Volume is commonly used with strength training (although it can also apply to other types of training, such as number of runs) and refers to the total amount of “work” in a program per workout per workout week. , or something else. It is measured in a number of different ways (one example: sets x reps x lifting weights). For our purposes, it is enough to know that high volume usually requires more work, and volume can affect training results.

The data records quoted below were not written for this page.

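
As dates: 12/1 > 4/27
True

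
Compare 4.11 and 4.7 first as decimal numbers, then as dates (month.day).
As decimals: 4.11 < 4.7. As dates: 4/11 is later than 4/7 (day 11 > day 7).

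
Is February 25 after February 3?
Yes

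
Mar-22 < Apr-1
True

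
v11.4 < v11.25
True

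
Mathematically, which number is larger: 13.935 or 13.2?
13.935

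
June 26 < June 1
False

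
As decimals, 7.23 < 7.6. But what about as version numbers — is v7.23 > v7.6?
True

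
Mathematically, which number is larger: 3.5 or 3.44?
3.5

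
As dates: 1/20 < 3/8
True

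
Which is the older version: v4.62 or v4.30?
v4.30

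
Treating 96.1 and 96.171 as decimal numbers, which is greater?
96.171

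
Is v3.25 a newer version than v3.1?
Yes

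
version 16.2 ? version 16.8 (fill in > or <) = <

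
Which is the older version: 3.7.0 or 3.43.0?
3.7.0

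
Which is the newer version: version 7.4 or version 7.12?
version 7.12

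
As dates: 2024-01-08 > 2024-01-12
False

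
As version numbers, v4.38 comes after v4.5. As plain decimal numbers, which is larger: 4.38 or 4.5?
4.5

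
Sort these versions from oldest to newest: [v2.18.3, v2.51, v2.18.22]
[v2.18.3, v2.18.22, v2.51]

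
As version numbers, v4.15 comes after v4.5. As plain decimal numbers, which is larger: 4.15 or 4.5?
4.5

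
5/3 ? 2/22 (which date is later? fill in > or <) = >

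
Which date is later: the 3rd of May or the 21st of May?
the 21st of May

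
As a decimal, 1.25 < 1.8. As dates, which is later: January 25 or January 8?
January 25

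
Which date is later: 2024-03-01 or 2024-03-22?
2024-03-22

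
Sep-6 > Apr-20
True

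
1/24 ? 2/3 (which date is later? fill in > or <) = <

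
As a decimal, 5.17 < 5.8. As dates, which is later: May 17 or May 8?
May 17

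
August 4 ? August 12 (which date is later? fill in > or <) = <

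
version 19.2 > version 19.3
False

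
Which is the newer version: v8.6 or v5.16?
v8.6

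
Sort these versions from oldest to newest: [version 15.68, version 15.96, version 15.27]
[version 15.27, version 15.68, version 15.96]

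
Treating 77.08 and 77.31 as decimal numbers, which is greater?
77.31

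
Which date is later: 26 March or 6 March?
26 March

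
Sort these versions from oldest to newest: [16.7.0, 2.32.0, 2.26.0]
[2.26.0, 2.32.0, 16.7.0]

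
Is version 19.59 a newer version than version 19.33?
Yes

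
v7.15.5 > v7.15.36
False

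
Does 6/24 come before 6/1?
No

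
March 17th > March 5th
True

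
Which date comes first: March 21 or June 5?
March 21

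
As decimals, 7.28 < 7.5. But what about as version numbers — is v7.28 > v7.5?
True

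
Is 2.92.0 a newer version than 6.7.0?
No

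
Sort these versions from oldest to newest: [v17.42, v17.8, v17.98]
[v17.8, v17.42, v17.98]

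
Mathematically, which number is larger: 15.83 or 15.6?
15.83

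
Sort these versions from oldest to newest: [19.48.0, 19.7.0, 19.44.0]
[19.7.0, 19.44.0, 19.48.0]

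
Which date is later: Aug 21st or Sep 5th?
Sep 5th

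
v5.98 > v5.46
True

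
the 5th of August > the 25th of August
False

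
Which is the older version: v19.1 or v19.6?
v19.1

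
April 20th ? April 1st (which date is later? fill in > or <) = >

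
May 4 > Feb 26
True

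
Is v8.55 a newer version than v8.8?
Yes. Version numbers are compared segment by segment as integers, not as decimals: minor version 55 > 8, so v8.55 > v8.8 (even though the decimal 8.55 < 8.8).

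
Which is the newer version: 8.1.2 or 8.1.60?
8.1.60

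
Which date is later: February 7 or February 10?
February 10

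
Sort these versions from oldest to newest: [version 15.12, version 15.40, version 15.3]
[version 15.3, version 15.12, version 15.40]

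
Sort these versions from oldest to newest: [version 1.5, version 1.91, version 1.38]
[version 1.5, version 1.38, version 1.91]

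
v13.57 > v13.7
True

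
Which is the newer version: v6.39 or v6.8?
v6.39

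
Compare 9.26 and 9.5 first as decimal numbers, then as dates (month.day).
As decimals: 9.26 < 9.5. As dates: 9/26 is later than 9/5 (day 26 > day 5).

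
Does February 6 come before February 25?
Yes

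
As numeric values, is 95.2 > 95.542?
False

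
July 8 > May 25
True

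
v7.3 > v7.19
False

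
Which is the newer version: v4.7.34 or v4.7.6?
v4.7.34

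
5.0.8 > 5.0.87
False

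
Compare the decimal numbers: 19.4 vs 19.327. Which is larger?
19.4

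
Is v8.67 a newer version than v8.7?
Yes. Version numbers are compared segment by segment as integers, not as decimals: minor version 67 > 7, so v8.67 > v8.7 (even though the decimal 8.67 < 8.7).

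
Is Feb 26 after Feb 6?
Yes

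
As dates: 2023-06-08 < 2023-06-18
True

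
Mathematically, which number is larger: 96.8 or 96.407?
96.8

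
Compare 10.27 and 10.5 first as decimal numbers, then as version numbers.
As decimals: 10.27 < 10.5. As versions: v10.27 > v10.5 (minor version 27 > 5).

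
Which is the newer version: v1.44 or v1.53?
v1.53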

“Most beginner strength training programs are kept small so that people recover properly from the start.”

Split workout

Many beginner programs typically include three days of full body workouts or full body workouts. Splitting (or splitting body parts), on the other hand, describes how people break down their training program to engage different body parts or movements throughout the week. For example, a three-day split means you can train your legs on one day, your chest and back muscles on another day, and your arms on the third day.

Alternatively, people can split their routine into all push-ups or all of the stretching exercises. There are many ways to create a split workout – it all depends on your goals, preferences, and schedule!

“Yo, my new training split is really amazing. I’m looking forward to the day of legs with horror. “

Fitness jargon may seem like learning a completely different language, but once you get used to it, it’s easy to forget that not everyone understands what you mean when you say you need a place in case you run into bad luck. DOMS, but still have to try and break your plateau. This is fine. Just point them to this decoder.